Shell cuts 6500 jobs and slashes spending on prolonged oil downturn

By Rakteem Katakey
Updated July 31 2015 - 7:08am, first published 6:36am

Royal Dutch Shell said it's preparing for a "prolonged downturn" by cutting thousands of jobs and slashing billions of dollars in investments over the next two years. The shares gained the most in more than seven months.

The current downturn in oil prices could last for several years, the company said Thursday, compared with a forecast in April that prices would return to $US90 by 2018. Shell is cutting 6500 jobs this year and plans to reduce capital investment by $US7 billion ($9.6 billion), it said in a statement.
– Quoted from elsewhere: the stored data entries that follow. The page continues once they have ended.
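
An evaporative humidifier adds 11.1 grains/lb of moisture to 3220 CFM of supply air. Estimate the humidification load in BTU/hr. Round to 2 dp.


Q = 0.68 * 3220 * 11.1 = 24304.56 BTU/hr

24304.56 BTU/hr


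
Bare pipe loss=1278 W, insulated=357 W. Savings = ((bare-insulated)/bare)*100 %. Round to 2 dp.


Savings = ((1278-357)/1278)*100 = 72.07 %

72.07 %


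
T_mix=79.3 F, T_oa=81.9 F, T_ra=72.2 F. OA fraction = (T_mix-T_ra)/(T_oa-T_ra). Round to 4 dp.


frac = (79.3 - 72.2) / (81.9 - 72.2) = 0.7320

0.7320


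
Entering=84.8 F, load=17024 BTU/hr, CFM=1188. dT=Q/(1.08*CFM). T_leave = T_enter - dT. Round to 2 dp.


dT = 17024/(1.08*1188) = 13.2685
T_leave = 84.8 - 13.2685 = 71.53 F

71.53 F


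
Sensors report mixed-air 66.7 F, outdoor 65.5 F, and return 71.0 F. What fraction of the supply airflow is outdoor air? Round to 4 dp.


frac = (66.7 - 71.0) / (65.5 - 71.0) = 0.7818

0.7818


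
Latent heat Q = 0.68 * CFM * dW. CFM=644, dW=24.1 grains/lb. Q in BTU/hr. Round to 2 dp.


Q = 0.68 * 644 * 24.1 = 10553.87 BTU/hr

10553.87 BTU/hr


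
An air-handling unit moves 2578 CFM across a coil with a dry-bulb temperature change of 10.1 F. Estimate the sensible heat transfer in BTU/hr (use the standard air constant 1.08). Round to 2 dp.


Q = 1.08 * 2578 * 10.1 = 28120.82 BTU/hr

28120.82 BTU/hr


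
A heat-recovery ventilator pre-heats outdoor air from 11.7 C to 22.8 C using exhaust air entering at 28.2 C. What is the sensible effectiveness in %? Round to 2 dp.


eff = (22.8-11.7)/(28.2-11.7)*100 = 67.27 %

67.27 %


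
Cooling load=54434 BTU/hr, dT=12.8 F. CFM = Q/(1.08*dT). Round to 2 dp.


CFM = 54434 / (1.08 * 12.8) = 3937.64

3937.64 CFM


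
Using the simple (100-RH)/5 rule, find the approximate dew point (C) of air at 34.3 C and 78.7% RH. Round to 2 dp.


Td = 34.3 - (100-78.7)/5 = 30.04 C

30.04 C


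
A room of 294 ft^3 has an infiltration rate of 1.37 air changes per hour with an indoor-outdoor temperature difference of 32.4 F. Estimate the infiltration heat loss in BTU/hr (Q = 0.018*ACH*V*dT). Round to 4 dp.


Q = 0.018 * 1.37 * 294 * 32.4 = 234.9013 BTU/hr

234.9013 BTU/hr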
Shell joins rival oil giants BP and Chevron in cutting costs as the world's biggest oil producers grapple with a 50 per cent slump in crude prices in the past year. They are reducing jobs, deferring projects and selling assets to strengthen their balance sheets and maintain dividend payouts.

"Shell is highlighting the lower for longer oil price scenario and setting up their business to deal with that," said Aneek Haq, head of oil and gas at Exane BNP Paribas in London. "They've now gone further than their peers on cost cuts in this scenario."

The company's B shares, the most widely traded, rose 4.7 per cent, the biggest gain since December. The stock has dropped 17 per cent this year.